The Core Oven Controller FSM
Driven by a 1ms hardware timer interrupt, this 6-stage FSM manages the physical state of the oven. We utilized an on-off control strategy, deactivating the heater slightly below target temperatures to prevent overshoot caused by the oven’s latent thermal inertia.
; Snippet: Soak Stage Temperature Control Logic
; If temperature > soak_temp - threshold, turn oven off to prevent overshoot
soak_too_hot:
clr oven_pin ; Deactivate Solid State Relay
sjmp check_soak_time ; Proceed to verify if soak duration has elapsed
check_soak_time:
Check_Time(soak_time) ; Macro evaluating 32-bit elapsed time vs target
mov a, x+0
jnz FSM1_state2_done ; If time not met, stay in current state
exit_state2:
mov sec, #0 ; Reset FSM timer
mov sec+1, #0
mov reflow_state, #3 ; Transition to 'Ramp to Peak' state
To manage the timer comparisons, we utilized a custom 32-bit math library capable of processing subtraction, division, and BCD-to-Hex conversions entirely within the 8-bit confines of the 8051 architecture.

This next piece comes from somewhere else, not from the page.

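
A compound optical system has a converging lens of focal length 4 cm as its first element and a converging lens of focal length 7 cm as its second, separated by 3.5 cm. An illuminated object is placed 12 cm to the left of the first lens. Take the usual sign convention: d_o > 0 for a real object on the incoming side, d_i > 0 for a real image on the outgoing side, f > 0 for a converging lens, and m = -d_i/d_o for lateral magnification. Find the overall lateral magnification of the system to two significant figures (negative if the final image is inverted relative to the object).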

Real-Time Python Dashboard
To validate our system and monitor the reflow process, we developed a Python-based stripchart application. The microcontroller transmits live temperature data, the current FSM stage, and elapsed time via serial over UART. The Python script visualizes this data in real-time, allowing us to actively track the heating rates and ensure the system remained strictly within the +/- 20°C tolerance window required for proper SMD reflow.
Conclusion & Takeaways
This project was a great exercise in embedded systems integration, bridging the gap between hardware, precise analog sensing, and low-level microprocessor control. Successfully translating abstract control concepts into functioning 8051 assembly reinforced the importance of modular code and robust hardware testing methodologies. Our team was rewarded for our efforts with a mark of 98% on this project!